C’est ce qui justifie le projet de mise en place d’une usine de transformation à Koupèla avec une capacité de production de 600 mille tonnes d’engrais.
Développer l’expertise nationale
Au-delà du phosphate, le manganèse aussi est une ressource dont dispose le Burkina avec environ 100 millions de tonnes de minerais de manganèse à Tambao. Combiné avec d’autres éléments, le manganèse peut servir à fabriquer des blindés, a soutenu Dr Saga Sawadogo, faisant le parallèle avec le contexte sécuritaire pour insister sur le caractère stratégique de ce minerai.
Mais en définitive, si Dr Sawadogo note que « le secteur minier burkinabè se porte bien », il estime toutefois que l’avenir de ce secteur reste sujet à caution du fait de la faiblesse des projets d’exploration dû au contexte sécuritaire qui rend inaccessible certaines zones du pays. « Actuellement l’exploration est en dormance alors que l’avenir du secteur minier repose sur les activités d’exploration », a-t-il déclaré.

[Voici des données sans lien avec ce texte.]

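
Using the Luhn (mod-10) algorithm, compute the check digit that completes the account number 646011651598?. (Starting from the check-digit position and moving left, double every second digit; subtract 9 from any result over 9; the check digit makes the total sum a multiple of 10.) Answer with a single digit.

Partial digits right→left: 8 9 5 1 5 6 1 1 0 6 4 6
Double every second digit counting from the check-digit position (so the 1st, 3rd, 5th, ... of the partial from the right).
  doubled (with −9 where >9): 7 1 1 2 0 8 → sum 19
  kept as-is: 9 1 6 1 6 6 → sum 29
Total = 19 + 29 = 48.
Check digit = (10 − (48 mod 10)) mod 10 = 2.

2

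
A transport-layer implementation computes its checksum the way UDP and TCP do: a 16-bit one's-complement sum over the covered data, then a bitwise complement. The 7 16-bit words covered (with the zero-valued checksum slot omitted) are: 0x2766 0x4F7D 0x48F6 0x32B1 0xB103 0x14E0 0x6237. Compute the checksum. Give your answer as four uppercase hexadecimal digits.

E559

One's-complement addition (fold any carry out of bit 15 back into bit 0):
  0x2766 + 0x4F7D = 0x076E3
  0x76E3 + 0x48F6 = 0x0BFD9
  0xBFD9 + 0x32B1 = 0x0F28A
  0xF28A + 0xB103 = 0x1A38D → wrap carry → 0xA38E
  0xA38E + 0x14E0 = 0x0B86E
  0xB86E + 0x6237 = 0x11AA5 → wrap carry → 0x1AA6
One's-complement sum = 0x1AA6.
Checksum = ~0x1AA6 & 0xFFFF = 0xE559.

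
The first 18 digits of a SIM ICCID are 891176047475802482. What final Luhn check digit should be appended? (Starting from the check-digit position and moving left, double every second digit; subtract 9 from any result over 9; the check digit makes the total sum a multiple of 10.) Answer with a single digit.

Partial digits right→left: 2 8 4 2 0 8 5 7 4 7 4 0 6 7 1 1 9 8
Double every second digit counting from the check-digit position (so the 1st, 3rd, 5th, ... of the partial from the right).
  doubled (with −9 where >9): 4 8 0 1 8 8 3 2 9 → sum 43
  kept as-is: 8 2 8 7 7 0 7 1 8 → sum 48
Total = 43 + 48 = 91.
Check digit = (10 − (91 mod 10)) mod 10 = 9.

9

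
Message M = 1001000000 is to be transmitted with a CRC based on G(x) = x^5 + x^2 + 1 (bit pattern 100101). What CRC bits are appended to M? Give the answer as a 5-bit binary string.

Append 5 zeros: 100100000000000. Divide by 100101 (XOR where the leading bit is 1):
  pos 0: 100100 XOR 100101 = 000001
  pos 5: 100000 XOR 100101 = 000101
  pos 8: 101000 XOR 100101 = 001101
Remainder (last 5 bits) = 11010. This is the CRC / FCS.

11010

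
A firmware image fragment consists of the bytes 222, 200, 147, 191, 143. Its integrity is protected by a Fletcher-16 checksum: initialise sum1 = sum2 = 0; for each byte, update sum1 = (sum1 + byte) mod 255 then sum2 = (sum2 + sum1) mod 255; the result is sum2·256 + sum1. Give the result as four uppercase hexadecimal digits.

478A

Running sums (mod 255):
  after byte 0 (222): sum1=222, sum2=222
  after byte 1 (200): sum1=167, sum2=134
  after byte 2 (147): sum1=59, sum2=193
  after byte 3 (191): sum1=250, sum2=188
  after byte 4 (143): sum1=138, sum2=71
Checksum = sum2·256 + sum1 = 71·256 + 138 = 18314 = 0x478A.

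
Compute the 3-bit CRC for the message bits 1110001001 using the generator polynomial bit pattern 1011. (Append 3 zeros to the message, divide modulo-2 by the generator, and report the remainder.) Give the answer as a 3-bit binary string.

Append 3 zeros: 1110001001000. Divide by 1011 (XOR where the leading bit is 1):
  pos 0: 1110 XOR 1011 = 0101
  pos 1: 1010 XOR 1011 = 0001
  pos 4: 1010 XOR 1011 = 0001
  pos 7: 1010 XOR 1011 = 0001
Remainder (last 3 bits) = 100. This is the CRC / FCS.

100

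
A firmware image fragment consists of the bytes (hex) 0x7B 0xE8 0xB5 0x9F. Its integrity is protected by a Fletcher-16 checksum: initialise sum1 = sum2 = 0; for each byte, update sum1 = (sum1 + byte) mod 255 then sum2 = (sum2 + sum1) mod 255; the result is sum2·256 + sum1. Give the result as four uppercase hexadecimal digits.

B3B9

Running sums (mod 255):
  after byte 0 (0x7B): sum1=123, sum2=123
  after byte 1 (0xE8): sum1=100, sum2=223
  after byte 2 (0xB5): sum1=26, sum2=249
  after byte 3 (0x9F): sum1=185, sum2=179
Checksum = sum2·256 + sum1 = 179·256 + 185 = 46009 = 0xB3B9.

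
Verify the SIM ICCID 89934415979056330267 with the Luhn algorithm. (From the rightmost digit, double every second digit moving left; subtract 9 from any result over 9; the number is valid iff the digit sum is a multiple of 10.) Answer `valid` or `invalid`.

valid

From the right, keep odd positions and double even positions (subtract 9 from any doubled value over 9):
  doubled (positions 2,4,...): 3 0 6 1 9 9 2 8 9 7 → sum 54
  kept (positions 1,3,...): 7 2 3 6 0 7 5 4 3 9 → sum 46
Total = 100.
100 mod 10 = 0, so the number is valid.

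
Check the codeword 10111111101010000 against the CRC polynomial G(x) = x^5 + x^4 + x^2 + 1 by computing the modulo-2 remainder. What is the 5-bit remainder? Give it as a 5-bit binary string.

Modulo-2 division of 10111111101010000 by 110101:
  pos 0: 101111 XOR 110101 = 011010
  pos 1: 110101 XOR 110101 = 000000
  pos 7: 110101 XOR 110101 = 000000
Remainder = 00000 (zero — the frame passes the CRC check).

00000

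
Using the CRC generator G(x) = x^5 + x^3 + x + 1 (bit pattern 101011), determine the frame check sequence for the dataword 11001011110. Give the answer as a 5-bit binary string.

Append 5 zeros: 1100101111000000. Divide by 101011 (XOR where the leading bit is 1):
  pos 0: 110010 XOR 101011 = 011001
  pos 1: 110011 XOR 101011 = 011000
  pos 2: 110001 XOR 101011 = 011010
  pos 3: 110101 XOR 101011 = 011110
  pos 4: 111101 XOR 101011 = 010110
  pos 5: 101100 XOR 101011 = 000111
  pos 8: 111000 XOR 101011 = 010011
  pos 9: 100110 XOR 101011 = 001101
Remainder (last 5 bits) = 11010. This is the CRC / FCS.

11010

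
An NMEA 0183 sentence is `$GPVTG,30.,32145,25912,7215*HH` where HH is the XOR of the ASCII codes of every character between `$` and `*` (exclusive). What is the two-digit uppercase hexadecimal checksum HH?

XOR the ASCII codes of the payload characters:
  'G' = 0x47 → acc = 0x47
  'P' = 0x50 → acc = 0x17
  'V' = 0x56 → acc = 0x41
  'T' = 0x54 → acc = 0x15
  'G' = 0x47 → acc = 0x52
  ',' = 0x2C → acc = 0x7E
  '3' = 0x33 → acc = 0x4D
  '0' = 0x30 → acc = 0x7D
  '.' = 0x2E → acc = 0x53
  ',' = 0x2C → acc = 0x7F
  '3' = 0x33 → acc = 0x4C
  '2' = 0x32 → acc = 0x7E
  '1' = 0x31 → acc = 0x4F
  '4' = 0x34 → acc = 0x7B
  '5' = 0x35 → acc = 0x4E
  ',' = 0x2C → acc = 0x62
  '2' = 0x32 → acc = 0x50
  '5' = 0x35 → acc = 0x65
  '9' = 0x39 → acc = 0x5C
  '1' = 0x31 → acc = 0x6D
  '2' = 0x32 → acc = 0x5F
  ',' = 0x2C → acc = 0x73
  '7' = 0x37 → acc = 0x44
  '2' = 0x32 → acc = 0x76
  '1' = 0x31 → acc = 0x47
  '5' = 0x35 → acc = 0x72
Checksum = 0x72.

72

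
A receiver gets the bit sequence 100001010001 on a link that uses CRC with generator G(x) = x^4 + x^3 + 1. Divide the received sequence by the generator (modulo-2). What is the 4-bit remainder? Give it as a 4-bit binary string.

Modulo-2 division of 100001010001 by 11001:
  pos 0: 10000 XOR 11001 = 01001
  pos 1: 10011 XOR 11001 = 01010
  pos 2: 10100 XOR 11001 = 01101
  pos 3: 11011 XOR 11001 = 00010
  pos 6: 10000 XOR 11001 = 01001
  pos 7: 10011 XOR 11001 = 01010
Remainder = 1010 (nonzero — an error is detected).

1010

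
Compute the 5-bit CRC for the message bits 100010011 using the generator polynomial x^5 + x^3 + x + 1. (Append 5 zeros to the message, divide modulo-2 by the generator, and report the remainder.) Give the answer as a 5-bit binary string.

Append 5 zeros: 10001001100000. Divide by 101011 (XOR where the leading bit is 1):
  pos 0: 100010 XOR 101011 = 001001
  pos 2: 100101 XOR 101011 = 001110
  pos 4: 111010 XOR 101011 = 010001
  pos 5: 100010 XOR 101011 = 001001
  pos 7: 100100 XOR 101011 = 001111
Remainder (last 5 bits) = 11110. This is the CRC / FCS.

11110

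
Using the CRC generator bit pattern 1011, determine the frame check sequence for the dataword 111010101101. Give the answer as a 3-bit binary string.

Append 3 zeros: 111010101101000. Divide by 1011 (XOR where the leading bit is 1):
  pos 0: 1110 XOR 1011 = 0101
  pos 1: 1011 XOR 1011 = 0000
  pos 6: 1011 XOR 1011 = 0000
  pos 11: 1000 XOR 1011 = 0011
Remainder (last 3 bits) = 011. This is the CRC / FCS.

011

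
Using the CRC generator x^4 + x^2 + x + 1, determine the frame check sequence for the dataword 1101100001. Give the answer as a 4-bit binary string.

Append 4 zeros: 11011000010000. Divide by 10111 (XOR where the leading bit is 1):
  pos 0: 11011 XOR 10111 = 01100
  pos 1: 11000 XOR 10111 = 01111
  pos 2: 11110 XOR 10111 = 01001
  pos 3: 10010 XOR 10111 = 00101
  pos 5: 10101 XOR 10111 = 00010
  pos 8: 10000 XOR 10111 = 00111
Remainder (last 4 bits) = 1110. This is the CRC / FCS.

1110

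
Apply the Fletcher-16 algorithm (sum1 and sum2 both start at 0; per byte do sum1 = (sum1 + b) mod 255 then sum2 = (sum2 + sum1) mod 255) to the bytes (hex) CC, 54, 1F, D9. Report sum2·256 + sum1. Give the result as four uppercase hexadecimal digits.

Running sums (mod 255):
  after byte 0 (CC): sum1=204, sum2=204
  after byte 1 (54): sum1=33, sum2=237
  after byte 2 (1F): sum1=64, sum2=46
  after byte 3 (D9): sum1=26, sum2=72
Checksum = sum2·256 + sum1 = 72·256 + 26 = 18458 = 0x481A.

481A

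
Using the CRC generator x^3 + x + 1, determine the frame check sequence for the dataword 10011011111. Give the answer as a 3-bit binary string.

Append 3 zeros: 10011011111000. Divide by 1011 (XOR where the leading bit is 1):
  pos 0: 1001 XOR 1011 = 0010
  pos 2: 1010 XOR 1011 = 0001
  pos 5: 1111 XOR 1011 = 0100
  pos 6: 1001 XOR 1011 = 0010
  pos 8: 1010 XOR 1011 = 0001
Remainder (last 3 bits) = 100. This is the CRC / FCS.

100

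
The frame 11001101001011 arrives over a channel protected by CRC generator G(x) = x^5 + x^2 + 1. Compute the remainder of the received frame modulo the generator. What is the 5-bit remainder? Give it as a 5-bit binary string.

Modulo-2 division of 11001101001011 by 100101:
  pos 0: 110011 XOR 100101 = 010110
  pos 1: 101100 XOR 100101 = 001001
  pos 3: 100110 XOR 100101 = 000011
  pos 7: 110101 XOR 100101 = 010000
  pos 8: 100001 XOR 100101 = 000100
Remainder = 00100 (nonzero — an error is detected).

00100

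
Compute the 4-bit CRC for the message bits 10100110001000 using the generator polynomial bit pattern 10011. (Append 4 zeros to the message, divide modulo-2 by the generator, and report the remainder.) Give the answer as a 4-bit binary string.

Append 4 zeros: 101001100010000000. Divide by 10011 (XOR where the leading bit is 1):
  pos 0: 10100 XOR 10011 = 00111
  pos 2: 11111 XOR 10011 = 01100
  pos 3: 11000 XOR 10011 = 01011
  pos 4: 10110 XOR 10011 = 00101
  pos 6: 10101 XOR 10011 = 00110
  pos 8: 11000 XOR 10011 = 01011
  pos 9: 10110 XOR 10011 = 00101
  pos 11: 10100 XOR 10011 = 00111
  pos 13: 11100 XOR 10011 = 01111
Remainder (last 4 bits) = 1111. This is the CRC / FCS.

1111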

Représentant le Ministère de l’Energie, des Mines et des Carrières à ce panel, le Chargé de mission, Alexis Dakuyo, a mis en évidence les mécanismes mis en place par les pouvoirs publics pour encourager le développement du secteur, notamment en faveur des acteurs nationaux.
Les réformes du nouveau code minier du 18 juillet 2024 introduisent des innovations facilitant l’entrée des Burkinabè sur toute la chaine de l’exploitation extractive, pour en faire, à termes, des investisseurs miniers pleins.

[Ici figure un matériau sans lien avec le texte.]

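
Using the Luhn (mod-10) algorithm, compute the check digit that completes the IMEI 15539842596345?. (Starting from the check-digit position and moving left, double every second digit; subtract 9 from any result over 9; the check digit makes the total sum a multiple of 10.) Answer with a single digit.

Partial digits right→left: 5 4 3 6 9 5 2 4 8 9 3 5 5 1
Double every second digit counting from the check-digit position (so the 1st, 3rd, 5th, ... of the partial from the right).
  doubled (with −9 where >9): 1 6 9 4 7 6 1 → sum 34
  kept as-is: 4 6 5 4 9 5 1 → sum 34
Total = 34 + 34 = 68.
Check digit = (10 − (68 mod 10)) mod 10 = 2.

2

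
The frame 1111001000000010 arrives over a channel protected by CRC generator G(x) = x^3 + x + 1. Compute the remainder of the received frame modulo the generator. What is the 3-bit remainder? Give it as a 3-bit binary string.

Modulo-2 division of 1111001000000010 by 1011:
  pos 0: 1111 XOR 1011 = 0100
  pos 1: 1000 XOR 1011 = 0011
  pos 3: 1101 XOR 1011 = 0110
  pos 4: 1100 XOR 1011 = 0111
  pos 5: 1110 XOR 1011 = 0101
  pos 6: 1010 XOR 1011 = 0001
  pos 9: 1000 XOR 1011 = 0011
  pos 11: 1101 XOR 1011 = 0110
  pos 12: 1100 XOR 1011 = 0111
Remainder = 111 (nonzero — an error is detected).

111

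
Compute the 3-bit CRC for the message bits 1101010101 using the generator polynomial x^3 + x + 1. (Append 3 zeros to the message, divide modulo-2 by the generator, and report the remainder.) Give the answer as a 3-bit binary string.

000

Append 3 zeros: 1101010101000. Divide by 1011 (XOR where the leading bit is 1):
  pos 0: 1101 XOR 1011 = 0110
  pos 1: 1100 XOR 1011 = 0111
  pos 2: 1111 XOR 1011 = 0100
  pos 3: 1000 XOR 1011 = 0011
  pos 5: 1110 XOR 1011 = 0101
  pos 6: 1011 XOR 1011 = 0000
Remainder (last 3 bits) = 000. This is the CRC / FCS.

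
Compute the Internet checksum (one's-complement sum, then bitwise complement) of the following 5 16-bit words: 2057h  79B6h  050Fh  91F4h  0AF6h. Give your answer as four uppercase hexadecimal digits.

One's-complement addition (fold any carry out of bit 15 back into bit 0):
  0x2057 + 0x79B6 = 0x09A0D
  0x9A0D + 0x050F = 0x09F1C
  0x9F1C + 0x91F4 = 0x13110 → wrap carry → 0x3111
  0x3111 + 0x0AF6 = 0x03C07
One's-complement sum = 0x3C07.
Checksum = ~0x3C07 & 0xFFFF = 0xC3F8.

C3F8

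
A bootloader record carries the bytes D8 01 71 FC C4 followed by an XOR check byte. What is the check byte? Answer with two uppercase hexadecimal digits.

90

XOR the bytes together:
  start with 0xD8
  0xD8 ⊕ 0x01 = 0xD9
  0xD9 ⊕ 0x71 = 0xA8
  0xA8 ⊕ 0xFC = 0x54
  0x54 ⊕ 0xC4 = 0x90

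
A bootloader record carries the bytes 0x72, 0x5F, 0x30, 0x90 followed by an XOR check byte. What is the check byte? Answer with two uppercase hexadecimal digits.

XOR the bytes together:
  start with 0x72
  0x72 ⊕ 0x5F = 0x2D
  0x2D ⊕ 0x30 = 0x1D
  0x1D ⊕ 0x90 = 0x8D

8D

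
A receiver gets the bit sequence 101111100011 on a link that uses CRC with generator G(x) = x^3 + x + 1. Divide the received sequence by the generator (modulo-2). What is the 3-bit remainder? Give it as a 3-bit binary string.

000

Modulo-2 division of 101111100011 by 1011:
  pos 0: 1011 XOR 1011 = 0000
  pos 4: 1110 XOR 1011 = 0101
  pos 5: 1010 XOR 1011 = 0001
  pos 8: 1011 XOR 1011 = 0000
Remainder = 000 (zero — the frame passes the CRC check).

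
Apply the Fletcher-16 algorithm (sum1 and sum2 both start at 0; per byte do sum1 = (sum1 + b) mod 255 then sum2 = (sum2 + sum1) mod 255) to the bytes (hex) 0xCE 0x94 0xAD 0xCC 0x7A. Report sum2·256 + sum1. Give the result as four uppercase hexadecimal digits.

Running sums (mod 255):
  after byte 0 (0xCE): sum1=206, sum2=206
  after byte 1 (0x94): sum1=99, sum2=50
  after byte 2 (0xAD): sum1=17, sum2=67
  after byte 3 (0xCC): sum1=221, sum2=33
  after byte 4 (0x7A): sum1=88, sum2=121
Checksum = sum2·256 + sum1 = 121·256 + 88 = 31064 = 0x7958.

7958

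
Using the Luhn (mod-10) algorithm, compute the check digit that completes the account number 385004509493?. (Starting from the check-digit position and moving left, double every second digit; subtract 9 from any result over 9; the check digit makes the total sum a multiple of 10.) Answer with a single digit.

0

Partial digits right→left: 3 9 4 9 0 5 4 0 0 5 8 3
Double every second digit counting from the check-digit position (so the 1st, 3rd, 5th, ... of the partial from the right).
  doubled (with −9 where >9): 6 8 0 8 0 7 → sum 29
  kept as-is: 9 9 5 0 5 3 → sum 31
Total = 29 + 31 = 60.
Check digit = (10 − (60 mod 10)) mod 10 = 0.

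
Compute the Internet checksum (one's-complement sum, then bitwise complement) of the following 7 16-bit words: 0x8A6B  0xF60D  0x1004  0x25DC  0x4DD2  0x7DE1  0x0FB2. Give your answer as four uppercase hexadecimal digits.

6E40

One's-complement addition (fold any carry out of bit 15 back into bit 0):
  0x8A6B + 0xF60D = 0x18078 → wrap carry → 0x8079
  0x8079 + 0x1004 = 0x0907D
  0x907D + 0x25DC = 0x0B659
  0xB659 + 0x4DD2 = 0x1042B → wrap carry → 0x042C
  0x042C + 0x7DE1 = 0x0820D
  0x820D + 0x0FB2 = 0x091BF
One's-complement sum = 0x91BF.
Checksum = ~0x91BF & 0xFFFF = 0x6E40.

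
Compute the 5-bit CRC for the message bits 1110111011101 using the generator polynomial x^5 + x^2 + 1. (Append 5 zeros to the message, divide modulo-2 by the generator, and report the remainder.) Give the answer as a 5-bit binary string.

00100

Append 5 zeros: 111011101110100000. Divide by 100101 (XOR where the leading bit is 1):
  pos 0: 111011 XOR 100101 = 011110
  pos 1: 111101 XOR 100101 = 011000
  pos 2: 110000 XOR 100101 = 010101
  pos 3: 101011 XOR 100101 = 001110
  pos 5: 111011 XOR 100101 = 011110
  pos 6: 111100 XOR 100101 = 011001
  pos 7: 110011 XOR 100101 = 010110
  pos 8: 101100 XOR 100101 = 001001
  pos 10: 100100 XOR 100101 = 000001
Remainder (last 5 bits) = 00100. This is the CRC / FCS.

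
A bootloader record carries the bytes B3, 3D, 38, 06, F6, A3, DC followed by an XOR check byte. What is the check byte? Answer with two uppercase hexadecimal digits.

39

XOR the bytes together:
  start with 0xB3
  0xB3 ⊕ 0x3D = 0x8E
  0x8E ⊕ 0x38 = 0xB6
  0xB6 ⊕ 0x06 = 0xB0
  0xB0 ⊕ 0xF6 = 0x46
  0x46 ⊕ 0xA3 = 0xE5
  0xE5 ⊕ 0xDC = 0x39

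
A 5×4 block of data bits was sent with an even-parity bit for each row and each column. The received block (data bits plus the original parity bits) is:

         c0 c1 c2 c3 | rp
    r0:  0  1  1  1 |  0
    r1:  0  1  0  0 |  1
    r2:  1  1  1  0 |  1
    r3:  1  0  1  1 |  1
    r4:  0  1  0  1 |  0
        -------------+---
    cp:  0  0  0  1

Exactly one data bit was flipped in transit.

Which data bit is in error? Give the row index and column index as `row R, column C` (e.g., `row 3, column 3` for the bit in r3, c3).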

« Ce sont les multinationales, qui ont la tradition de l’exploitation minière, qui dominent le secteur. La vision du chef de l’Etat est que l’exploitation de mine semi-mécanisée soit réservée aux nationaux », a-t-il relevé.
Autre réforme d’envergure introduite dans la gouvernance minière, est l’adoption de la loi spéciale sur le contenu local dans le secteur minier du 18 juillet 2024, qui priorise les entreprises locales dans les marchés de sous-traitance, c’est-à-dire, la fourniture de biens et services miniers aux entreprises minières.
Alexis Dakuyo a indiqué que le secteur minier étant un levier de croissance économique susceptible de favoriser l’émergence des autres secteurs (service, finance, travaux publics, carrières), la vision des autorités du pays est de permettre aux fournisseurs locaux d’apprendre aux côtés des multinationales qui ont la culture minière afin de créer une expertise locale pour qu’à terme, il y ait plus de nationaux dans les postes stratégiques. Et dans cette même dynamique, le Chargé de mission a annoncé que l’artisanat minier sera également encadré, et qu’une stratégie est en cours d’élaboration, assortie d’une feuille de route, pour permettre aux acteurs de l’exploitation artisanale d’exister sous forme de coopératives.